By February 2018, the manga had over 150,000 copies in circulation; it had over 1 million copies in circulation by February 2019; it had over 5 million copies in circulation by August 2020; it had over 10 million in circulation by December 2021; it had over 11 million copies in circulation by July 2023; it had 13 million copies in circulation by March 2024; it had 13.5 million copies in circulation by April 2025; it had 14 million copies in circulation by September 2025; and it had 15 million copies in circulation by January 2026.

A collaboration between Rent-A-Girlfriend and Tokyo Dome City was held from June 25 to July 2, 2023. A second collaboration was held from November 21 to December 28, 2025.

In May 2024, K Manga announced on its first anniversary that the series was the best selling and fourth most read manga on the app.

On December 8, 2024, the city of Nakano, Reiji Miyajima's hometown, held the Nakano Kanokari Festival to promote the manga. On May 30, 2025, the city of Nakano announced a collaboration for the Shinshu Nakano Rose Festival on June 15. On October 30, the city of Nakano announced the second Nakano Kanokari Festival. It was held on November 9. On December 18, the city of Nakano announced the official online store of the Reiji Miyajima Support Committee. On May 26, 2026, the second collaboration for the Shinshu Nakano Rose Festival was announced for May 26 and 27, May 29 to June 2, June 4 to 9, and June 11 to 14.

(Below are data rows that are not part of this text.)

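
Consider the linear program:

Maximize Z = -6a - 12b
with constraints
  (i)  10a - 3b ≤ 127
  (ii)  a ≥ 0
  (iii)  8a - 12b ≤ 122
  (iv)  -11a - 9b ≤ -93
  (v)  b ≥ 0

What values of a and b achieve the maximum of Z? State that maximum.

a = 93/11, b = 0, maximum Z = -558/11

Extreme points and Z = -6a - 12b:
  (127/10, 0) → Z = -381/5
  (0, 31/3) → Z = -124
  (93/11, 0) → Z = -558/11
The feasible region is unbounded (it extends along (0, 1), (3, 10)), but Z strictly decreases along every unbounded feasible direction, so there is no improving ray and the maximum is attained at a vertex.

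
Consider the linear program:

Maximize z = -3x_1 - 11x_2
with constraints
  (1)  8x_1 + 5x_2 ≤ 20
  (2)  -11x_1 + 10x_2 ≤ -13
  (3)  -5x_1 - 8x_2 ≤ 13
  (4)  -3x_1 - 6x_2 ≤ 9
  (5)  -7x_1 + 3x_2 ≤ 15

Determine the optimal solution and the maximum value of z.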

On May 14, 2025, an X account was created for the character of Ruka Sarashina. On May 29, a crowdfunding campaign was launched on Campfire for a project celebrating Ruka's birthday. Once crowdfunding officially started on June 5, it was announced that the project successfully reached its goal of 10,000,000 yen in 12 minutes and became number 1 in the Campfire rankings. The project received a total of 29,265,498 yen once the campaign ended on July 31. On December 19, the campaign won the Fan Community Award in the Pop Culture category for Best Project of the Second Half of the Year at the Campfire Crowdfunding Awards 2025.

A collaboration between Rent-A-Girlfriend and Spa Resort Hawaiians, which celebrated the 60th anniversary of the resort, was held from September 13 to November 30, 2025. Sora Amamiya and Masayuki Akasaka, Kibe's Japanese voice actor, appeared at a special event to commemorate the collaboration on October 19. Yū Serizawa, Mini's Japanese voice actress, also promoted the collaboration on November 23. Spa Resort Hawaiians promoted the fourth and fifth seasons of the anime adaptation.

A collaboration between Rent-A-Girlfriend and Yo-kai Watch: Wibble Wobble was held from August 17 to August 31, 2026.

A collaboration between Rent-A-Girlfriend and Toonique Universe Point in Seoul was held from August 20 to September 13, 2026.